The following are common PCR artifacts:

• Primer dimers
  Primer dimers are formed through self-complementarity at the 3' end of the amplification primers. Primer dimers are suspected if product is produced in a template-free reaction (negative control). To avoid primer dimers, primers shouldn't have complementarity at their 3' ends.
• Chimeric PCR products
  Chimeric PCR products can be caused by incompletely extended template. In other words, single-stranded template that was not completely replicated due to premature polymerase termination can anneal to partially homologous template. This creates chimeric PCR products. To minimize chimeras, use the fewest possible PCR amplification cycles.
• PCR bias
  PCR bias occurs when some sequences are amplified more efficiently than others due to preferential binding by PCR primers. If one sequence is amplified 10% more than another in one cycle, it will be 17.4-times more abundant after 30 cycles. To reduce PCR bias, use a high ramp rate between the denaturation and annealing steps and use low annealing temperatures. Long extension times (>180 sec) should be avoided.
• PCR drift
  PCR drift is due to stochastic fluctuation in the interactions of PCR reagents, particularly in the early cycles when a very low template concentration exists. This artifact is observed in multiplex assays, where a loss of sensitivity is caused by the interactions between different sets of primers. It is important to carefully design primers for these types of assays.
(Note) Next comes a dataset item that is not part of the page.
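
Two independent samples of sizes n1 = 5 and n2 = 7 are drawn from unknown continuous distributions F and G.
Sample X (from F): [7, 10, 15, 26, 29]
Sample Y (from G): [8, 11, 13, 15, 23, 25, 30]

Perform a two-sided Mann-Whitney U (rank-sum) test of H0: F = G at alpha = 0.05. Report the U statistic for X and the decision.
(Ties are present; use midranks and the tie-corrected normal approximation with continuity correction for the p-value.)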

• PCR generates high-molecular-weight products that barely migrate through the agarose gel
  There is no good explanation for this artifact. Most researchers assume that this is caused by overcycling, since in the later stages of PCR, both single- and double-stranded molecules accumulate. Accumulation of such single-stranded molecules can create heteroduplexes by competing with the primers. Incomplete denaturation in later stages, when there is a high concentration of PCR products, prevents DNA strand separation, and thus a newly formed amplicon may remain bound to the previously made template. This process could repeat, trapping PCR products in a network of molecules.
  
  Another explanation for the origin of high-molecular-weight smears is the partial extension of templates during initial PCR cycles. Partial extensions could be generated by jumping artifacts—when a primer or single-stranded DNA anneals and extends from one priming site, then anneals partially to a homologous segment elsewhere (see Chimeric PCR products, above). Partially extended molecules can act as new primers, since they contain a free 3'-OH, and could generate chimeric molecules that combine the initial priming site and the "jump" site.
  
  Finally, this type of artifact can also be generated when a crude template is used for PCR. Products amplified directly from animal or plant tissues can become trapped in cell debris, which prevents them from migrating in the gel. This problem can be solved by Proteinase K digestion of the amplified PCR product:
  
  
  • Add 15 µl of loading buffer containing Proteinase K to the entire 50-µl PCR reaction.
  
  OR
  
  
  • Before loading your samples onto a gel, add 1 µl of the loading buffer containing Proteinase K to 4 µl of the PCR reaction.